A worker fills a car with gasoline at a Brazilian Oil Company Petrobras gas station in Rio de Janeiro December 10, 2014.
Credit: Reuters/Ricardo Moraes
(Reuters) – World markets braced for more volatility on Wednesday as tumbling oil prices and a brewing financial crisis in Russia sent investors stampeding for safe havens such as the yen and U.S. Treasuries.
The jump in the yen is likely to pressure Japan’s Nikkei .N225 while fears of capital flight will haunt emerging markets across Asia. MSCI’s index of Asia-Pacific shares outside Japan .MIAPJ0000PUS is already at nine-month lows.
In currency markets, the Russian rouble crashed back to earth after an emergency hike in interest rates provided only fleeting support.

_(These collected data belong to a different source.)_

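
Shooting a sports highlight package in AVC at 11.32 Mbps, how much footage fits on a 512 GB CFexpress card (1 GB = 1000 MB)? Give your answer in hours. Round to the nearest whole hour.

Capacity: 512 GB = 4,096,000 Mb.
Recording time: 4,096,000 / 11.320 = 361,837 s ≈ 101 hours.

101 hours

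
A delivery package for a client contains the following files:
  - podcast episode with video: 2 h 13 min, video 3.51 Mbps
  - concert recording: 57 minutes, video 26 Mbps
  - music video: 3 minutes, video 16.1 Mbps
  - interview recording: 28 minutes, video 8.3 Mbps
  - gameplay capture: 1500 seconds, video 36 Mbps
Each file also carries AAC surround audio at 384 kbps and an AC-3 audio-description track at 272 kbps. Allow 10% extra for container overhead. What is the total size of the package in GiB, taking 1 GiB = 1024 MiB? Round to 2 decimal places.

Audio total: 384 + 272 = 656 kbps = 0.656 Mbps.
podcast episode with video: 4.166 Mbps × 7980 s × 1.10 = 36569.1 Mb
concert recording: 26.656 Mbps × 3420 s × 1.10 = 100279.9 Mb
music video: 16.756 Mbps × 180 s × 1.10 = 3317.7 Mb
interview recording: 8.956 Mbps × 1680 s × 1.10 = 16550.7 Mb
gameplay capture: 36.656 Mbps × 1500 s × 1.10 = 60482.4 Mb
Total: 217199.8 Mb = 27150.0 MB.
= 25.29 GiB.

25.29 GiB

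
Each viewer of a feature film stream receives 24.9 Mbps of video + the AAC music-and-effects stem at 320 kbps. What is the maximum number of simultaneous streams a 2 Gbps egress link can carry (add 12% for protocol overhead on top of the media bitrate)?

Audio: 320 kbps = 0.320 Mbps.
Per-viewer media rate: 25.220 Mbps.
On the wire with 12% overhead: 28.246 Mbps.
2 Gbps = 2,000 Mbps; 2,000 / 28.246 = 70.81 → 70 viewers.

70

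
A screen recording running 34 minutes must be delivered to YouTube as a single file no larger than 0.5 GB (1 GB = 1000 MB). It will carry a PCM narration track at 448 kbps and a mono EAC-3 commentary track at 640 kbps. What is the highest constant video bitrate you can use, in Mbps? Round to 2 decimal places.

Budget: 0.5 GB = 4000.0 Mb.
34 min = 2040 s
Total bitrate budget: 4000.0 Mb / 2040 s = 1.961 Mbps.
Audio total: 448 + 640 = 1088 kbps = 1.088 Mbps.
Video: 1.961 − 1.088 = 0.873 Mbps.

0.87 Mbps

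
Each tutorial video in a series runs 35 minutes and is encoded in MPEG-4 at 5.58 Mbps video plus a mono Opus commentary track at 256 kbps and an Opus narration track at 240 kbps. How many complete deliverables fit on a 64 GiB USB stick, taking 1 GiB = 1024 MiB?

43

35 min = 2100 s
Audio total: 256 + 240 = 496 kbps = 0.496 Mbps.
Total bitrate: 6.076 Mbps.
Per item: 6.076 Mbps × 2100 s = 12,760 Mb = 1,595 MB.
Capacity: 64 GiB = 549,756 Mb; 43.09 items → 43 complete.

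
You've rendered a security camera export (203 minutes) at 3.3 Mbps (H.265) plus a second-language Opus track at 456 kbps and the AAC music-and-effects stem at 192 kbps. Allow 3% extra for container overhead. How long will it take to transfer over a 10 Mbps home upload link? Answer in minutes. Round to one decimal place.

203 min = 12180 s
Audio total: 456 + 192 = 648 kbps = 0.648 Mbps.
Total bitrate: 3.948 Mbps.
File: 3.948 Mbps × 12180 s = 48086.6 Mb.
With 3% container overhead: ×1.03. → 49529.2 Mb.
At 10 Mbps: 49529.2 / 10 = 4952.9 s ≈ 82.5 minutes.

82.5 minutes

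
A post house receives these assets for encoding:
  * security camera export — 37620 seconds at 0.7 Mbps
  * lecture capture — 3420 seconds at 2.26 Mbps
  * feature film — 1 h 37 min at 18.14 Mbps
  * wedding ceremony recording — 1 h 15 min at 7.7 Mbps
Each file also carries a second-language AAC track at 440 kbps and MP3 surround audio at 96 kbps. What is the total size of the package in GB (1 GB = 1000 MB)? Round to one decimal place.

Audio total: 440 + 96 = 536 kbps = 0.536 Mbps.
security camera export: 1.236 Mbps × 37620 s = 46498.3 Mb
lecture capture: 2.796 Mbps × 3420 s = 9562.3 Mb
feature film: 18.676 Mbps × 5820 s = 108694.3 Mb
wedding ceremony recording: 8.236 Mbps × 4500 s = 37062.0 Mb
Total: 201817.0 Mb = 25227.1 MB.
= 25.23 GB.

25.2 GB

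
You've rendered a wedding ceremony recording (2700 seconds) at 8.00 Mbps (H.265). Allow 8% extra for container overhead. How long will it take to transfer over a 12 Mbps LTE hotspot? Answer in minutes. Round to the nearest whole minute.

32 minutes

File: 8.000 Mbps × 2700 s = 21600.0 Mb.
With 8% container overhead: ×1.08. → 23328.0 Mb.
At 12 Mbps: 23328.0 / 12 = 1944.0 s ≈ 32.4 minutes.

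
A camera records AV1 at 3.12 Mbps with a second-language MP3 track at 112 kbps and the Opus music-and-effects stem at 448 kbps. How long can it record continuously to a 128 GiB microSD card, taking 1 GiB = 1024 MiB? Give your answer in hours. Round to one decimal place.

83.0 hours

Audio total: 112 + 448 = 560 kbps = 0.560 Mbps.
Total bitrate: 3.12 + 0.560 = 3.680 Mbps.
Capacity: 128 GiB = 1,099,512 Mb.
Recording time: 1,099,512 / 3.680 = 298,780 s ≈ 83.0 hours.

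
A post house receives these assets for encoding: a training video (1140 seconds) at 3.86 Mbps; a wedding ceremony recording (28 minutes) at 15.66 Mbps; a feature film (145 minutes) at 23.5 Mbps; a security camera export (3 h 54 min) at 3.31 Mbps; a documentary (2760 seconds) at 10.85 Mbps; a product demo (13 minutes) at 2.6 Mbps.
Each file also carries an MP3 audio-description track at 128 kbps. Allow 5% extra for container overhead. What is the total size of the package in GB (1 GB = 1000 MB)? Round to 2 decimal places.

41.65 GB

Audio: 128 kbps = 0.128 Mbps.
training video: 3.988 Mbps × 1140 s × 1.05 = 4773.6 Mb
wedding ceremony recording: 15.788 Mbps × 1680 s × 1.05 = 27850.0 Mb
feature film: 23.628 Mbps × 8700 s × 1.05 = 215841.8 Mb
security camera export: 3.438 Mbps × 14040 s × 1.05 = 50683.0 Mb
documentary: 10.978 Mbps × 2760 s × 1.05 = 31814.2 Mb
product demo: 2.728 Mbps × 780 s × 1.05 = 2234.2 Mb
Total: 333196.9 Mb = 41649.6 MB.
= 41.65 GB.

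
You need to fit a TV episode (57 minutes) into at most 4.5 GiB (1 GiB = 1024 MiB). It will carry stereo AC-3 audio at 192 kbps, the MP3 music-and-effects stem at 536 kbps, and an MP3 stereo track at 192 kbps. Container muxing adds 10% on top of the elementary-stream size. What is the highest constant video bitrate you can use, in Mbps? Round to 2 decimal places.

Budget: 4.5 GiB = 38654.7 Mb.
Stream payload after overhead: 38654.7 / 1.10 = 35140.6 Mb.
57 min = 3420 s
Total bitrate budget: 35140.6 Mb / 3420 s = 10.275 Mbps.
Audio total: 192 + 536 + 192 = 920 kbps = 0.920 Mbps.
Video: 10.275 − 0.920 = 9.355 Mbps.

9.36 Mbps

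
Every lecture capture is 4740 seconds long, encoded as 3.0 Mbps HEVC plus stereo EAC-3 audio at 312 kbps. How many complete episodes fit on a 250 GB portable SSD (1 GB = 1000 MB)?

127

Audio: 312 kbps = 0.312 Mbps.
Total bitrate: 3.312 Mbps.
Per item: 3.312 Mbps × 4740 s = 15,699 Mb = 1,962 MB.
Capacity: 250 GB = 2,000,000 Mb; 127.40 items → 127 complete.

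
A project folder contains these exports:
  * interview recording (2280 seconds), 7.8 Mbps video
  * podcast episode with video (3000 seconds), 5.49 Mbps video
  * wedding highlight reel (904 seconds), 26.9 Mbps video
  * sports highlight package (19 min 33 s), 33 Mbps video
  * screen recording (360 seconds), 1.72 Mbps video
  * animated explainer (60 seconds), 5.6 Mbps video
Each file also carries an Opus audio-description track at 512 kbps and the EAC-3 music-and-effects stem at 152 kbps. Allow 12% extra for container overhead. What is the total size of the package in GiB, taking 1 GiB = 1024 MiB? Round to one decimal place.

13.5 GiB

Audio total: 512 + 152 = 664 kbps = 0.664 Mbps.
interview recording: 8.464 Mbps × 2280 s × 1.12 = 21613.7 Mb
podcast episode with video: 6.154 Mbps × 3000 s × 1.12 = 20677.4 Mb
wedding highlight reel: 27.564 Mbps × 904 s × 1.12 = 27908.0 Mb
sports highlight package: 33.664 Mbps × 1173 s × 1.12 = 44226.4 Mb
screen recording: 2.384 Mbps × 360 s × 1.12 = 961.2 Mb
animated explainer: 6.264 Mbps × 60 s × 1.12 = 420.9 Mb
Total: 115807.7 Mb = 14476.0 MB.
= 13.48 GiB.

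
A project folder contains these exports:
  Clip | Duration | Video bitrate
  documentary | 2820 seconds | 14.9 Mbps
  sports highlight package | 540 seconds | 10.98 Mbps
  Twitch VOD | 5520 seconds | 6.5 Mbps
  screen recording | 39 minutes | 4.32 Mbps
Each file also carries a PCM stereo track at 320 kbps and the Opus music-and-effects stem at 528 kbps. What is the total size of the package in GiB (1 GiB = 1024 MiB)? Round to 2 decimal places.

Audio total: 320 + 528 = 848 kbps = 0.848 Mbps.
documentary: 15.748 Mbps × 2820 s = 44409.4 Mb
sports highlight package: 11.828 Mbps × 540 s = 6387.1 Mb
Twitch VOD: 7.348 Mbps × 5520 s = 40561.0 Mb
screen recording: 5.168 Mbps × 2340 s = 12093.1 Mb
Total: 103450.6 Mb = 12931.3 MB.
= 12.04 GiB.

12.04 GiB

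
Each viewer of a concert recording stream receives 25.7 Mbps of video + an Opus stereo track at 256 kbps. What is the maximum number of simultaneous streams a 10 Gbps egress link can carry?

Audio: 256 kbps = 0.256 Mbps.
Per-viewer media rate: 25.956 Mbps.
10 Gbps = 10,000 Mbps; 10,000 / 25.956 = 385.27 → 385 viewers.

385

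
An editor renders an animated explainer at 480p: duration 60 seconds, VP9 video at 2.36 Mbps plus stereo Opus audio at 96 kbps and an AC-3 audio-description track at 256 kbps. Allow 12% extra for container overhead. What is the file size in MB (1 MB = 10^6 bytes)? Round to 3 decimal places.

Audio total: 96 + 256 = 352 kbps = 0.352 Mbps.
Total bitrate: 2.36 + 0.352 = 2.712 Mbps.
Stream data: 2.712 Mbps × 60 s = 162.7 Mb.
With 12% container overhead: ×1.12.
182.2 Mb ÷ 8 = 22.78 MB → 22.78 MB.

22.781 MB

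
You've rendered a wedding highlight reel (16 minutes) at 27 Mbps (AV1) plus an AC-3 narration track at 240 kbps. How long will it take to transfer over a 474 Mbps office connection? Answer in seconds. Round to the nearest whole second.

16 min = 960 s
Audio: 240 kbps = 0.240 Mbps.
Total bitrate: 27.240 Mbps.
File: 27.240 Mbps × 960 s = 26150.4 Mb.
At 474 Mbps: 26150.4 / 474 = 55.2 s ≈ 55.2 seconds.

55 seconds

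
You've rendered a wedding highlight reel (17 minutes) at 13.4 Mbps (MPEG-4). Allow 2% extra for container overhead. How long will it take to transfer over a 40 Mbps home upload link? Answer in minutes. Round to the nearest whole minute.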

It was quoted around 68.00 to the dollar RUB=EBS having been as far as 80.00 at one stage.
Three retail trading platforms halted trading in the currency as speculation mounted that Moscow will impose capital controls within the next few days. [TOP/CEN]
A year-end dearth of liquidity was leading to wild moves in even the most staid of assets.
“The combination of the rouble crisis and poor liquidity broadly resulted in a period of total dysfunction across global FX and rate markets on Tuesday,” reported analysts at Citi.
“Most of these extreme moves began to unwind after the NY open but memories of the fallouts kept traders on the edge of their seats all session.”
The oil-exposed Norwegian crown NOK=, for instance, hit an all time low by one measure after carving out the widest daily trading range since the global financial crisis.
The rush to close positions caused collateral damage to the U.S. dollar as investors had been very long of the currency in anticipation of further gains.
THE GOOD AND THE BAD
Brent oil lost $1.31 to $59.75 a barrel LCOc1, while U.S. crude was down 45 cents at $55.48 CLc1.
On the face of it, the downward spiral in oil should be good news as it effectively acts as a tax cut for consumers world wide. JPMorgan estimates the boost to spending could add 0.4 percentage points to global growth over 2015.
But a halving of fuel costs is also a force for disinflation in a world where the supply of goods already exceeds demand.
Data out of the UK showed inflation had ebbed to its slowest in 12 years in November, arguing strongly against the need for early rate rises from the Bank of England.
The U.S. Federal Reserve concludes its policy meeting later Wednesday and expectations remain high it will drop a commitment to keeping rates near zero for a “considerable period”.
That would be taken as an important step toward raising interest rates, with mid-2015 still seen as the most likely window for lift-off.
However, with inflation still well below the Fed’s 2 percent target and likely to dip further as fuel prices fall, investors are wagering that any hike in rates will only add to the disinflationary impulse in the economy.
A key market measure of inflation expectations for the next five years USIL5YF5Y=R has been falling fast since August and hit new lows at 2.37 percent on Tuesday.
Likewise, yields on 30-year Treasury bonds US30YT=RR hit their lowest since late 2012 as investors priced out the risk of higher inflation.